Date: Sat, 4 Dec 1993 11:29:04 -0500
From: "J. Chambers" chambers[AT SYMBOL GOES HERE]EPAS.UTORONTO.CA
Subject: Re: Sounding Northern
Daniel S. Goodman's 'hillbilly' friend who discovered that he sounds
unmarked when he puts on a Canadian accent corroborates a contention
of mine. Once when I lectured in England I made the outrageous claim
that my CE accent pretty well preserved English as it was intended to
be spoken. (Instead of objecting, the students dutifully wrote that
down, and I had to tell them I was kidding.) The serious side was to
point out that the ME vowels had kept their features in CE: the tense
vowels are all diphthongs, and the lax vowels are all lax, and all but
one of the spaces in the vowel triangle are still filled. (The CAUGHT,
PAW, AWFUL vowel has merged with COT, OFFAL.) In "The three dialects
of English," Bill Labov seems to regard this kind of neatness
suspiciously.
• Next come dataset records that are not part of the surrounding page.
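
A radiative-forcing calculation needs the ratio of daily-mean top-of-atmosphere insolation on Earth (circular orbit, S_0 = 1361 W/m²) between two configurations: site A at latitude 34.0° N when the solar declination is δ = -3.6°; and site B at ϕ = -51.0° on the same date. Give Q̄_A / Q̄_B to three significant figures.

Q̄_A / Q̄_B ≈ 1.09

— Configuration A (ϕ=+34.0°):
cos h₀ = −tan(+34.0°) tan(-3.600°) = 0.0424, h₀ = 1.5283 rad.
Bracket: h₀ sin ϕ sin δ + cos ϕ cos δ sin h₀ = 1.5283×0.55919×-0.06279 + 0.82904×0.99803×0.99910 = -0.053661 + 0.826662 = 0.773001.
Q̄ = (S_0/π) × [bracket] = (1361/π) × 0.773001 = 334.88 W/m².
— Configuration B (ϕ=-51.0°):
cos h₀ = −tan(-51.0°) tan(-3.600°) = -0.0777, h₀ = 1.6486 rad.
Bracket: h₀ sin ϕ sin δ + cos ϕ cos δ sin h₀ = 1.6486×-0.77715×-0.06279 + 0.62932×0.99803×0.99698 = 0.080447 + 0.626183 = 0.706630.
Q̄ = (S_0/π) × [bracket] = (1361/π) × 0.706630 = 306.13 W/m².
Ratio Q̄_A / Q̄_B = 334.88 / 306.13 = 1.094.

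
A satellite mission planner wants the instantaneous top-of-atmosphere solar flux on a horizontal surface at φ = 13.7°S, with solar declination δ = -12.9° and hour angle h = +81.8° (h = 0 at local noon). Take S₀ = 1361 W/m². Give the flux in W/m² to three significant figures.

256 W/m²

cos θ_z = sin φ sin δ + cos φ cos δ cos h = 0.052874 + 0.135074 = 0.187948.
Flux = S₀ · cos θ_z = 1361 × 0.187948 = 255.8 W/m².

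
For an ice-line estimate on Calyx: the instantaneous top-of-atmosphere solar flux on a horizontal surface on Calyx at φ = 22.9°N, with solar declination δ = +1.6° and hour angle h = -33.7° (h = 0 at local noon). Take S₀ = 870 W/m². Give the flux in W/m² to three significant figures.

cos θ_z = sin φ sin δ + cos φ cos δ cos h = 0.010865 + 0.766085 = 0.776950.
Flux = S₀ · cos θ_z = 870 × 0.776950 = 675.9 W/m².

676 W/m²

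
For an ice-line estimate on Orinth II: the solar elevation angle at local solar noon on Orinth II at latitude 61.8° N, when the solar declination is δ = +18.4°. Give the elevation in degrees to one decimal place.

46.6°

At local noon the hour angle is zero, so the zenith angle equals |φ − δ| = |+61.8° − (+18.400°)| = 43.400°.
Elevation = 90° − 43.400° = 46.6°.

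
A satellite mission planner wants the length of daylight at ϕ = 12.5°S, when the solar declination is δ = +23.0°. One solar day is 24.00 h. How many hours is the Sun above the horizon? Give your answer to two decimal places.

cos h₀ = −tan ϕ · tan δ = −tan(-12.5°) × tan(+23.000°) = 0.0941, so h₀ = 1.4766 rad = 84.60°.
Daylight = 2h₀/(2π) × 24.00 h = (1.4766/π) × 24.00 = 11.28 h.

11.28 h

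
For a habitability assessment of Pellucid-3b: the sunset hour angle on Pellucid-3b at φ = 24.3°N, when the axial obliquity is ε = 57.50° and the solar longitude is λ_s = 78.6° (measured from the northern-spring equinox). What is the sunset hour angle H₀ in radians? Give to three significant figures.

Solar declination: sin δ = sin ε · sin λ_s = sin 57.50° × sin 78.6° = 0.82675, so δ = +55.767°.
cos H₀ = −tan φ · tan δ = −tan(+24.3°) × tan(+55.767°) = -0.6636, so H₀ = 2.2964 rad = 131.57°.

H₀ = 2.30 rad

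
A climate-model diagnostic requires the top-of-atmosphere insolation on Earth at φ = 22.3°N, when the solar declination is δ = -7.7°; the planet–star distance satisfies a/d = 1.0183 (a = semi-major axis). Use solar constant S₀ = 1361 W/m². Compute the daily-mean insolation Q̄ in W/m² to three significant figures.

Q̄ ≈ 377 W/m²

cos H₀ = −tan(+22.3°) tan(-7.700°) = 0.0555, H₀ = 1.5153 rad.
Bracket: H₀ sin φ sin δ + cos φ cos δ sin H₀ = 1.5153×0.37946×-0.13399 + 0.92521×0.99098×0.99846 = -0.077044 + 0.915453 = 0.838409.
Inverse-square distance factor (a/d)² = 1.0183² = 1.036935.
Q̄ = (S₀/π) × 1.036935 × [bracket] = (1361/π) × 1.036935 × 0.838409 = 376.6 W/m².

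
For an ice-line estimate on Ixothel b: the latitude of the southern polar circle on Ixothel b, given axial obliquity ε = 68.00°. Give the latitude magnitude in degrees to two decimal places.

22.00°

The polar circle is the lowest latitude that experiences at least one full rotation of continuous darkness at the northern-summer solstice; it lies at |ϕ| = 90° − ε = 90° − 68.00° = 22.00°.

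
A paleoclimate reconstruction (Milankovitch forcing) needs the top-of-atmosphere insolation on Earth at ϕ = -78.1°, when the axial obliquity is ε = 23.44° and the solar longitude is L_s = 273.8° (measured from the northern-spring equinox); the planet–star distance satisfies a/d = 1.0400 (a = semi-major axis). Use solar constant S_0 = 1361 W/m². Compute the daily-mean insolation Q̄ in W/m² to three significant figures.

Solar declination: sin δ = sin ε · sin L_s = sin 23.44° × sin 273.8° = -0.39691, so δ = -23.385°.
cos h₀ = −tan(-78.1°) tan(-23.385°) = -2.0521 ≤ −1 ⇒ polar day, h₀ = π.
Bracket: h₀ sin ϕ sin δ + cos ϕ cos δ sin h₀ = 3.1416×-0.97851×-0.39691 + 0.20620×0.91786×0.00000 = 1.220136 + 0.000000 = 1.220136.
Inverse-square distance factor (a/d)² = 1.0400² = 1.081600.
Q̄ = (S_0/π) × 1.081600 × [bracket] = (1361/π) × 1.081600 × 1.220136 = 571.7 W/m².

Q̄ ≈ 572 W/m²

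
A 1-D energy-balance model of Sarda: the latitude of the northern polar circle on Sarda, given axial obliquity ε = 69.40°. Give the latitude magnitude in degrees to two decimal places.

20.60°

The polar circle is the lowest latitude that experiences at least one full rotation of continuous daylight at the northern-summer solstice; it lies at |ϕ| = 90° − ε = 90° − 69.40° = 20.60°.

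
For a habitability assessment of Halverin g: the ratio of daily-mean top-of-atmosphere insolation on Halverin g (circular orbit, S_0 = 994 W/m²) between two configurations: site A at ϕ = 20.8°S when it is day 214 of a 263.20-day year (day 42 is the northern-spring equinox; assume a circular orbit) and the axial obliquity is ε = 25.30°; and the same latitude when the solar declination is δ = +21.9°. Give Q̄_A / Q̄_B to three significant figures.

— Configuration A (ϕ=-20.8°):
Solar longitude: L_s = 360° × (214 − 42)/263.20 = 235.258°.
sin δ = sin 25.30° × sin 235.258° = -0.35117, so δ = -20.559°.
cos h₀ = −tan(-20.8°) tan(-20.559°) = -0.1425, h₀ = 1.7138 rad.
Bracket: h₀ sin ϕ sin δ + cos ϕ cos δ sin h₀ = 1.7138×-0.35511×-0.35117 + 0.93483×0.93631×0.98980 = 0.213718 + 0.866363 = 1.080081.
Q̄ = (S_0/π) × [bracket] = (994/π) × 1.080081 = 341.74 W/m².
— Configuration B (ϕ=-20.8°):
cos h₀ = −tan(-20.8°) tan(+21.900°) = 0.1527, h₀ = 1.4175 rad.
Bracket: h₀ sin ϕ sin δ + cos ϕ cos δ sin h₀ = 1.4175×-0.35511×0.37299 + 0.93483×0.92784×0.98827 = -0.187751 + 0.857198 = 0.669447.
Q̄ = (S_0/π) × [bracket] = (994/π) × 0.669447 = 211.81 W/m².
Ratio Q̄_A / Q̄_B = 341.74 / 211.81 = 1.613.

Q̄_A / Q̄_B ≈ 1.61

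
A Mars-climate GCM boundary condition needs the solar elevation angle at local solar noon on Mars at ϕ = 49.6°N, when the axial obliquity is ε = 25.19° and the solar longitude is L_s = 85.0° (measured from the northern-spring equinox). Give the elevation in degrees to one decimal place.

65.5°

Solar declination: sin δ = sin ε · sin L_s = sin 25.19° × sin 85.0° = 0.42400, so δ = +25.087°.
At local noon the hour angle is zero, so the zenith angle equals |ϕ − δ| = |+49.6° − (+25.087°)| = 24.513°.
Elevation = 90° − 24.513° = 65.5°.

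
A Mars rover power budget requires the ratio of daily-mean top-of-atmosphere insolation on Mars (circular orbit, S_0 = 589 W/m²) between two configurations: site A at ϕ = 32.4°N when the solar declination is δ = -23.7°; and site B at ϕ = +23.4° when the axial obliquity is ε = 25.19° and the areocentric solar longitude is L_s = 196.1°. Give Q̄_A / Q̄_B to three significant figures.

Q̄_A / Q̄_B ≈ 0.554

— Configuration A (ϕ=+32.4°):
cos h₀ = −tan(+32.4°) tan(-23.700°) = 0.2786, h₀ = 1.2885 rad.
Bracket: h₀ sin ϕ sin δ + cos ϕ cos δ sin h₀ = 1.2885×0.53583×-0.40195 + 0.84433×0.91566×0.96041 = -0.277513 + 0.742511 = 0.464998.
Q̄ = (S_0/π) × [bracket] = (589/π) × 0.464998 = 87.180 W/m².
— Configuration B (ϕ=+23.4°):
sin δ = sin 25.19° × sin 196.1° = -0.11803, so δ = -6.778°.
cos h₀ = −tan(+23.4°) tan(-6.778°) = 0.0514, h₀ = 1.5193 rad.
Bracket: h₀ sin ϕ sin δ + cos ϕ cos δ sin h₀ = 1.5193×0.39715×-0.11803 + 0.91775×0.99301×0.99868 = -0.071218 + 0.910132 = 0.838914.
Q̄ = (S_0/π) × [bracket] = (589/π) × 0.838914 = 157.28 W/m².
Ratio Q̄_A / Q̄_B = 87.180 / 157.28 = 0.5543.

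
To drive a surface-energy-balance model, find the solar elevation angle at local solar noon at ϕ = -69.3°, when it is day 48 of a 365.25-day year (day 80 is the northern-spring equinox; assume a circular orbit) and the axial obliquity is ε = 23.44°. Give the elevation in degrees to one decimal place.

Solar longitude: L_s = 360° × (48 − 80)/365.25 = -31.540°, i.e. -31.540° + 360° = 328.460°.
sin δ = sin 23.44° × sin 328.460° = -0.20808, so δ = -12.010°.
At local noon the hour angle is zero, so the zenith angle equals |ϕ − δ| = |-69.3° − (-12.010°)| = 57.290°.
Elevation = 90° − 57.290° = 32.7°.

32.7°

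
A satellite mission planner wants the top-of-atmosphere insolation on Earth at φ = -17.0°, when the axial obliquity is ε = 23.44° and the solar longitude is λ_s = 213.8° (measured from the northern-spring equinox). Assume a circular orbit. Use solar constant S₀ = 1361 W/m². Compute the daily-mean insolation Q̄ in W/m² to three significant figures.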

CE belongs to the third dialect, and Bill writes,
"Neutralized speakers of English, whose local patterns are blurred or
hypercorrected, might be considered a 'third dialect'....They are
effectively isolated from the mainstream of the history of English and
have little influence on future developments" (p. 30). So Daniel S.
Goodman's friend is paying a price--in Bill's metaphor, spaying himself.